Des buses pour empêcher l´accès d´un terrain aux gens du voyage... Pouvoirs de police ou voie de fait ?
En janvier 2000, le maire d´une commune francilienne (50 000 habitants) fait installer des buses de béton sur la voie publique pour interdire l´accès à un terrain privé contigu loué par un gérant d´un dépôt-vente de véhicules. La SCI propriétaire demande en vain à la commune de rétablir l´accès à son terrain. La SCI est contrainte alors de faire droit à la demande de résiliation de son locataire.

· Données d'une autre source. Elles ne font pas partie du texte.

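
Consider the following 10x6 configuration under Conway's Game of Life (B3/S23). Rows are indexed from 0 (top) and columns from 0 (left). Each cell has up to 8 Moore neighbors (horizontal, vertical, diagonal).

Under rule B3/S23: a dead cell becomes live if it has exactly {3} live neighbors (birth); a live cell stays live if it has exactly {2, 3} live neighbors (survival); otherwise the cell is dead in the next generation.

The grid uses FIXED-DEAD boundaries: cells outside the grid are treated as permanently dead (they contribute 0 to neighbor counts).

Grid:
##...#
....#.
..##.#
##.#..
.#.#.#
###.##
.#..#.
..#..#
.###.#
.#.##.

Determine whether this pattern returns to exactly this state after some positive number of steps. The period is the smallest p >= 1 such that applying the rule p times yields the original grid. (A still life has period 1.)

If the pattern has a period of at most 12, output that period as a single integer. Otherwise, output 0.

Simulating and comparing each generation to the original:
Gen 0 (original, given above): 29 live cells
Gen 1: 23 live cells, differs from original
Gen 2: 20 live cells, differs from original
Gen 3: 17 live cells, differs from original
Gen 4: 12 live cells, differs from original
Gen 5: 10 live cells, differs from original
Gen 6: 8 live cells, differs from original
Gen 7: 9 live cells, differs from original
Gen 8: 12 live cells, differs from original
Gen 9: 8 live cells, differs from original
Gen 10: 9 live cells, differs from original
Gen 11: 9 live cells, differs from original
Gen 12: 8 live cells, differs from original
No period found within 12 steps.

Answer: 0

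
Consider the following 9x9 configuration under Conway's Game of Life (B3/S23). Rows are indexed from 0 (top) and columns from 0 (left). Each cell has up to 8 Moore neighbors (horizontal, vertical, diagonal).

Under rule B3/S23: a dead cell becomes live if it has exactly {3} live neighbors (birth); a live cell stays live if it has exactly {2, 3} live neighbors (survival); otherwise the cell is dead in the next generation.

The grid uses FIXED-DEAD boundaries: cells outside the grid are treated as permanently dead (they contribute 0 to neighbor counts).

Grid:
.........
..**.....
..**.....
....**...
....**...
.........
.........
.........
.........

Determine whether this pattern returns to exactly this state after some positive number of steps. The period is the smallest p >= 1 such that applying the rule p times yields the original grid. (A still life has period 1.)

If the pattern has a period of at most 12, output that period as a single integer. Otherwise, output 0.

Answer: 2

Derivation:
Simulating and comparing each generation to the original:
Gen 0 (original, given above): 8 live cells
Gen 1: 6 live cells, differs from original
Gen 2: 8 live cells, MATCHES original -> period = 2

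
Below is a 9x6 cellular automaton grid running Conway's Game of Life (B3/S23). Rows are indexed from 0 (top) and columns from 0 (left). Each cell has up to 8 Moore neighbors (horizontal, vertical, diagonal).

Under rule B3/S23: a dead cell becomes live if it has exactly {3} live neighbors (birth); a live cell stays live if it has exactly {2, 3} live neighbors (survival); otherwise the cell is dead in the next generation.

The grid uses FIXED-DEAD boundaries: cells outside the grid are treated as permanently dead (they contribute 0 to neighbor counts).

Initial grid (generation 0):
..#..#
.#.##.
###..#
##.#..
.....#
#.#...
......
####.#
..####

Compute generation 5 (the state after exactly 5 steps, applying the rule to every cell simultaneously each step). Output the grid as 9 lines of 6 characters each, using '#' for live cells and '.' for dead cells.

Simulating step by step:
Generation 0 (given above): 24 live cells
Generation 1: 16 live cells
..###.
#..###
......
#...#.
#.#...
......
#..#..
.#...#
.....#
Generation 2: 10 live cells
..#..#
..#..#
...#.#
.#....
.#....
.#....
......
....#.
......
Generation 3: 9 live cells
......
..##.#
..#.#.
..#...
###...
......
......
......
......
Generation 4: 10 live cells
......
..###.
.##.#.
..#...
.##...
.#....
......
......
......
Generation 5: 10 live cells
(generation 5 grid is the final answer)

Answer: ...#..
.##.#.
.#..#.
......
.##...
.##...
......
......
......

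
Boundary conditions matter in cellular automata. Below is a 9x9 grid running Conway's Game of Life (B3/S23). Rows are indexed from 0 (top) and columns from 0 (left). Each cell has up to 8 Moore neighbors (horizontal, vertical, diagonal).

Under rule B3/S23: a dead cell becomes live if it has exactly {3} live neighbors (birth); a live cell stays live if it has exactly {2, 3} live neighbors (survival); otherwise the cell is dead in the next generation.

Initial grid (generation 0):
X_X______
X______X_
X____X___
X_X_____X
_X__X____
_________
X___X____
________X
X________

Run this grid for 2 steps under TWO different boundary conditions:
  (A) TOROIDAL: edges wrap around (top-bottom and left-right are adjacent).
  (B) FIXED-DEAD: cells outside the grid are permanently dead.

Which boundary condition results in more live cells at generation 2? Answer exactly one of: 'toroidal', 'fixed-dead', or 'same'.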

Trois ans plus tard, la SCI demande à nouveau à la commune de procéder à l´enlèvement des buses afin de permettre la vente du terrain à un gérant d´une station de lavage. La commune s´y oppose. Sur assignation de la SCI, le TGI de Bobigny (jugement du 19 octobre 2006) condamne la commune à procéder à l´enlèvement des buses et payer au propriétaire une indemnité de près de 100 000 euros correspondant aux loyers non perçus pendant six ans.
Après avoir procédé à l´enlèvement des buses, la commune interjette appel de sa condamnation en relevant que :
1° Le juge judiciaire est incompétent puisque l´installation de buses sur la voie publique ne saurait constituer une voie de fait ;
2° La pose des buses se justifiait « pour protéger la tranquillité des habitants de la résidence contiguë au terrain compte tenu des risques de désordre ». Le maire a fait simplement usage des pouvoirs de police qu´il tient de l´article L2212-2 du CGCT « qui l´autorise à prendre des mesures portant atteinte à la propriété dans les cas où le maintien de l´ordre public l´exige ». En effet la commune craignait que les activités professionnelles envisagées ne soient source de nuisances sonores pour les riverains (« de tels bruits ayant été constatés lorsqu´était implantée une station service ») et que des gens du voyage ne s´y installent comme cela avait été le cas un mois avant l´installation des buses.
La Cour d´appel de Paris confirme la condamnation de la commune :
1° La voie de fait est bien caractérisée dès lors que « le libre accès à sa propriété constitue un accessoire du droit de propriété, droit fondamental à valeur constitutionnelle ». Peu importe que les buses étaient installées sur une dépendance du domaine public dès lors qu´elles interdisaient « au propriétaire et à toute personne autorisée par lui de pénétrer avec un véhicule sur son terrain ».
2° En installant ces buses, « la commune ne s´est pas simplement bornée à empêcher l´installation de gens du voyage ou d´activités commerciales nuisibles au voisinage » mais a « fait obstacle au droit de jouissance du propriétaire ». Et les magistrats d´en conclure « que les agissements de la commune sont donc insusceptibles de se rattacher au pouvoir de police générale ou spéciale dévolus au maire ».
Au final, la commune doit verser une indemnité de plus de 120 000 euros au propriétaire pour le dédommager de loyers non perçus (le locataire initial avait signé un bail de neuf ans fermes pour un loyer de 1400 euros indexé sur l´indice national du coût de la construction).